Saturday, 12 January 2013

A Barn Owl Hunts by Night

I don't normally expect to update this blog while I'm working, so it is rather remarkable (ok, it isn't) that here I am updating it twice today.

I'd just finished another day of brain destroying tedium, had packed what was left of my self esteem in my empty sandwich box, and headed out to the shed to meet up with my sad looking bicycle.

And then I headed off across the cold wasteland of a cycle path, the limey hardtop crusting my wheels and staining my awful trousers. When it's light, you might find me writing about the wagtails or flocks of Pipets I've seen here. But by night, there's usually nothing to see apart from the dimly lit folk listening to ipods that you nearly run over.

But tonight was different. As I cycled over the puddles, about 50 metres ahead of me I noticed a ghostly white shape carving the air barely a couple of meters above the ground. The wing and body shape was a total giveaway, as if one was needed.

It was a Barn Owl, silent on the wing, lit sulphur white by the street lights, hunting.

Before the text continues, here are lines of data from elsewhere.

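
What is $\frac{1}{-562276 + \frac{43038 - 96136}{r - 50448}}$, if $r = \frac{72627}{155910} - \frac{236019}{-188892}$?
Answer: $- \frac{82536152088277}{46408010576912703532} \approx -1.7785 \cdot 10^{-6}$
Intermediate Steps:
$r = \frac{2806465643}{1636119540}$ ($r = 72627 \cdot \frac{1}{155910} - - \frac{78673}{62964} = \frac{24209}{51970} + \frac{78673}{62964} = \frac{2806465643}{1636119540} \approx 1.7153$)
$\frac{1}{-562276 + \frac{43038 - 96136}{r - 50448}} = \frac{1}{-562276 + \frac{43038 - 96136}{\frac{2806465643}{1636119540} - 50448}} = \frac{1}{-562276 - \frac{53098}{- \frac{82536152088277}{1636119540}}} = \frac{1}{-562276 - - \frac{86874675334920}{82536152088277}} = \frac{1}{-562276 + \frac{86874675334920}{82536152088277}} = \frac{1}{- \frac{46408010576912703532}{82536152088277}} = - \frac{82536152088277}{46408010576912703532}$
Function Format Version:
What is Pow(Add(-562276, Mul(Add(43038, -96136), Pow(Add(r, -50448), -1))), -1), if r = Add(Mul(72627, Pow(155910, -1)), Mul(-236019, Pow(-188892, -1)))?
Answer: Rational(-82536152088277, 46408010576912703532) ≈ -1.7785e-6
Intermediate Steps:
r = Rational(2806465643, 1636119540) (r = Add(Mul(72627, Rational(1, 155910)), Mul(-236019, Rational(-1, 188892))) = Add(Rational(24209, 51970), Rational(78673, 62964)) = Rational(2806465643, 1636119540) ≈ 1.7153)
Pow(Add(-562276, Mul(Add(43038, -96136), Pow(Add(r, -50448), -1))), -1) = Pow(Add(-562276, Mul(Add(43038, -96136), Pow(Add(Rational(2806465643, 1636119540), -50448), -1))), -1) = Pow(Add(-562276, Mul(-53098, Pow(Rational(-82536152088277, 1636119540), -1))), -1) = Pow(Add(-562276, Mul(-53098, Rational(-1636119540, 82536152088277))), -1) = Pow(Add(-562276, Rational(86874675334920, 82536152088277)), -1) = Pow(Rational(-46408010576912703532, 82536152088277), -1) = Rational(-82536152088277, 46408010576912703532)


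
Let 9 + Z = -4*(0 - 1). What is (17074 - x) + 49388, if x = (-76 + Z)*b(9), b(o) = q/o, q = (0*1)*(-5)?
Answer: 66462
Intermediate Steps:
q = 0 (q = 0*(-5) = 0)
b(o) = 0 (b(o) = 0/o = 0)
Z = -5 (Z = -9 - 4*(0 - 1) = -9 - 4*(-1) = -9 + 4 = -5)
x = 0 (x = (-76 - 5)*0 = -81*0 = 0)
(17074 - x) + 49388 = (17074 - 1*0) + 49388 = (17074 + 0) + 49388 = 17074 + 49388 = 66462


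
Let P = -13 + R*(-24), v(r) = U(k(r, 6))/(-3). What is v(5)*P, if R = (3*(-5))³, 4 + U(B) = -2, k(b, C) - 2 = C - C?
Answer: 161974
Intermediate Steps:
k(b, C) = 2 (k(b, C) = 2 + (C - C) = 2 + 0 = 2)
U(B) = -6 (U(B) = -4 - 2 = -6)
R = -3375 (R = (-15)³ = -3375)
v(r) = 2 (v(r) = -6/(-3) = -6*(-⅓) = 2)
P = 80987 (P = -13 - 3375*(-24) = -13 + 81000 = 80987)
v(5)*P = 2*80987 = 161974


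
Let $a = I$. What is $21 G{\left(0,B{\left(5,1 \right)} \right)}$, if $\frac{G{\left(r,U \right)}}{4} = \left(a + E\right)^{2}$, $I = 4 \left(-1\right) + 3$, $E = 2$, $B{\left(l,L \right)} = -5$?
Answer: $84$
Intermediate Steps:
$I = -1$ ($I = -4 + 3 = -1$)
$a = -1$
$G{\left(r,U \right)} = 4$ ($G{\left(r,U \right)} = 4 \left(-1 + 2\right)^{2} = 4 \cdot 1^{2} = 4 \cdot 1 = 4$)
$21 G{\left(0,B{\left(5,1 \right)} \right)} = 21 \cdot 4 = 84$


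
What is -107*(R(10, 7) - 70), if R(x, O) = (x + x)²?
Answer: -35310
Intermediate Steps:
R(x, O) = 4*x² (R(x, O) = (2*x)² = 4*x²)
-107*(R(10, 7) - 70) = -107*(4*10² - 70) = -107*(4*100 - 70) = -107*(400 - 70) = -107*330 = -35310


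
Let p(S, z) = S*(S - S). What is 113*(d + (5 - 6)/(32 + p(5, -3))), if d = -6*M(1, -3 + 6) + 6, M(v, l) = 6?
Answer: -108593/32 ≈ -3393.5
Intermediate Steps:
p(S, z) = 0 (p(S, z) = S*0 = 0)
d = -30 (d = -6*6 + 6 = -36 + 6 = -30)
113*(d + (5 - 6)/(32 + p(5, -3))) = 113*(-30 + (5 - 6)/(32 + 0)) = 113*(-30 - 1/32) = 113*(-961/32) = -108593/32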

I noticed it would fly about ten metres in one direction, before making a slightly awkward fluttering turn at roughly a right angle before quartering another section of ground. I have no idea what goodies would interest a barn owl on that patch of scrub this time of year, rats maybe, but as it disappeared in and out of the glow of the car headlights on the A17, I hoped it would find something soon, just for making my night.

Even at gloomy work, you can still find something to cheer you up.